Крапивин рассказывал про сегодняшний день ресторана, про меню… Все колбы, что громоздились справа, оказались полны соусов и маринадов к зразам.  Хозяин предложил гостям протестировать фирменное блюдо и приправы, повара радостно согласились. Переводчица протестировала только один помидор шерри.

Так интересно прошел вечер. Да только некоторые из рестораторов заметили, что гостеприимный хозяин так и не посвятил их в концепцию громоздящихся слева колб… С тем и ушли. За прочными стенами «Зраз» лютовала ноябрьская осень. Ветер,  слякоть. Гости шлепали по лужам – к ожидающим их такси. А переводчица ждала автобуса.

Степан Павлович выбежал следом за своими знатными гостями. Они обернулись, заулыбались, уже протянули руки для рукопожатия, но ресторатор метнулся в сторону и пропал во тьме. Он прибежал на автобусную остановку, где мерзла переводчица.

– Я подвезу вас? – предложил он. И, видя ее нерешительность, добавил, – автобус все равно не придет.

– Почему автобус не придет? – встревожилась она.

– Да, понимаете, он провалился… – на Крапивина-младшего снизошло вдохновение, – там лужа образовалась за углом… Яма, провал почвы, ну, обычное дело, знаете… И автобусы все туда провалились…

Переводчица смотрела на него по-прежнему широко открытыми от ужаса глазами.

– А люди? 

– По дороге расскажу! – Крапивин побежал за своей машиной.

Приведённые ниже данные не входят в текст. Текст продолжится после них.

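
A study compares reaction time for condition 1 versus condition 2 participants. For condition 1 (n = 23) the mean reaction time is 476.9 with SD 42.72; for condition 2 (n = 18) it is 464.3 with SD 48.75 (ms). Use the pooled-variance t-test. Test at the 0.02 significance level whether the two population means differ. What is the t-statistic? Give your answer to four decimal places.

Let group 1 = condition 1, group 2 = condition 2. H0: μ_1 = μ_2; H1: μ_1 ≠ μ_2 (two-sample pooled-variance t-test, two-sided).
s_p² = [(23−1)·42.72² + (18−1)·48.75²]/(23+18−2) = 2065.42
t = (476.9 − 464.3)/√[2065.42·(1/23 + 1/18)] = 0.8810
df = n₁ + n₂ − 2 = 39
Two-sided p-value ≈ 0.384
Since p ≈ 0.384 > α = 0.02, fail to reject H0; the evidence is not statistically significant.

0.8810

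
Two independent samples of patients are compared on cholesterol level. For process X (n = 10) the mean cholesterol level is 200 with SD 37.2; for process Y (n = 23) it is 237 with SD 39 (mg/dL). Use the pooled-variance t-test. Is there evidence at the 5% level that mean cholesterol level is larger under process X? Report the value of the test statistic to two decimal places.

Let group 1 = process X, group 2 = process Y. H0: μ_1 = μ_2; H1: μ_1 > μ_2 (two-sample pooled-variance t-test, right-tailed).
s_p² = [(10−1)·37.2² + (23−1)·39²]/(10+23−2) = 1481.18
t = (200 − 237)/√[1481.18·(1/10 + 1/23)] = -2.54
df = n₁ + n₂ − 2 = 31
p-value = P(T ≥ -2.54) ≈ 0.992
Since p ≈ 0.992 > α = 0.05, fail to reject H0; the data do not provide sufficient evidence against H0.

-2.54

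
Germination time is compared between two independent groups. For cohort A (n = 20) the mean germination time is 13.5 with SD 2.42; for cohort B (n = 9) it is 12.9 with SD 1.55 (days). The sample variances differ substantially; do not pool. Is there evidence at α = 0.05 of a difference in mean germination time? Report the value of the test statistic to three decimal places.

Let group 1 = cohort A, group 2 = cohort B. H0: μ_1 = μ_2; H1: μ_1 ≠ μ_2 (Welch's two-sample t-test, two-sided).
t = (x̄_1 − x̄_2)/√(s_1²/n_1 + s_2²/n_2) = (13.5 − 12.9)/√(2.42²/20 + 1.55²/9) = 0.802
Welch–Satterthwaite df ≈ 23.35
Two-sided p-value ≈ 0.4307
Since p ≈ 0.4307 > α = 0.05, fail to reject H0; the data do not provide sufficient evidence against H0.

0.802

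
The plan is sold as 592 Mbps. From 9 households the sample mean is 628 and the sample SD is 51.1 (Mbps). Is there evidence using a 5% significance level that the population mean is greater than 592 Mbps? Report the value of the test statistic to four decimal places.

2.1135

H0: μ = 592; H1: μ > 592 (one-sample t-test, right-tailed).
t = (x̄ − μ₀)/(s/√n) = (628 − 592)/(51.1/√9) = 2.1135
df = n − 1 = 8
p-value = P(T ≥ 2.1135) ≈ 0.034
Since p ≈ 0.034 < α = 0.05, reject H0; the evidence is statistically significant.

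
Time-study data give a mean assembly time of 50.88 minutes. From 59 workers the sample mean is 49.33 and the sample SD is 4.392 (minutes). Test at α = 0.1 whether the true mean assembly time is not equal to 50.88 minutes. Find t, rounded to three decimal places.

H0: μ = 50.88; H1: μ ≠ 50.88 (one-sample t-test, two-sided).
t = (x̄ − μ₀)/(s/√n) = (49.33 − 50.88)/(4.392/√59) = -2.711
df = n − 1 = 58
Two-sided p-value ≈ 0.0088
Since p ≈ 0.0088 < α = 0.1, reject H0; the evidence is statistically significant.

-2.711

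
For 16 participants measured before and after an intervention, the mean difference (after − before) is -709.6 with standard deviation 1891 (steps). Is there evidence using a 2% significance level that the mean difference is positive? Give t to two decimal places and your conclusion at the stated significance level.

H0: μ_d = 0; H1: μ_d > 0 (paired t-test on the differences, right-tailed).
t = d̄/(s_d/√n) = -709.6/(1891/√16) = -1.50
df = n − 1 = 15
p-value = P(T ≥ -1.50) ≈ 0.923
Since p ≈ 0.923 > α = 0.02, fail to reject H0; the data do not provide sufficient evidence against H0.

t = -1.50; fail to reject H0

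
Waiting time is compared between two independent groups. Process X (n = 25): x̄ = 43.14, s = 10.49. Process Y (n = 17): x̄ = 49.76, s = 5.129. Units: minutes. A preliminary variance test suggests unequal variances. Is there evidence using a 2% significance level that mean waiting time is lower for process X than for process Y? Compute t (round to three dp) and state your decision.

t = -2.714; reject H0

Let group 1 = process X, group 2 = process Y. H0: μ_1 = μ_2; H1: μ_1 < μ_2 (Welch's two-sample t-test, left-tailed).
t = (x̄_1 − x̄_2)/√(s_1²/n_1 + s_2²/n_2) = (43.14 − 49.76)/√(10.49²/25 + 5.129²/17) = -2.714
Welch–Satterthwaite df ≈ 36.98
p-value = P(T ≤ -2.714) ≈ 0.0050
Since p ≈ 0.0050 < α = 0.02, reject H0; the evidence is statistically significant.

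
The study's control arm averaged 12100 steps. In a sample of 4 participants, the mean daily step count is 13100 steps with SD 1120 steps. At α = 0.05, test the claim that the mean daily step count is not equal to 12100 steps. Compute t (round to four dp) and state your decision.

H0: μ = 12100; H1: μ ≠ 12100 (one-sample t-test, two-sided).
t = (x̄ − μ₀)/(s/√n) = (13100 − 12100)/(1120/√4) = 1.7857
df = n − 1 = 3
Two-sided p-value ≈ 0.1721
Since p ≈ 0.1721 > α = 0.05, fail to reject H0; the evidence is not statistically significant.

t = 1.7857; fail to reject H0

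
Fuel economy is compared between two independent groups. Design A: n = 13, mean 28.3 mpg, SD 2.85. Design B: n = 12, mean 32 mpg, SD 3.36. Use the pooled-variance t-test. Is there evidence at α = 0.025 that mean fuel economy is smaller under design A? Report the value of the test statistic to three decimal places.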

Переводчица жила в Кузьминках, в старой, уже посеревшей и пожелтевшей, панельной девятиэтажке. Дом походил на черствую вафлю. Крапивин остановил машину у подъезда, переводчица принялась рассыпаться в благодарности. И тогда он протянул ей пакет. Он туда положил несколько блюд ресторана в пластиковых контейнерах.

– Возьмите, пожалуйста. Одного помидорчика шерри недостаточно для ужина.

Переводчица приняла строгий вид учительницы.

– Почему вы… меня угощаете?

– Вы истощенная. Не обижайтесь, пожалуйста.

Она смотрела недоверчиво. И вдруг улыбнулась.

– Вы – серьезно? Вам не нравятся стройные женщины?

Неужели она умеет воздушничать? Как же ответить, чтобы не испугать, не задеть?

– Не знаю. Вот про вас знаю, вы – очаровательны. Но такая худышка… Щепочка. Страшно за вас.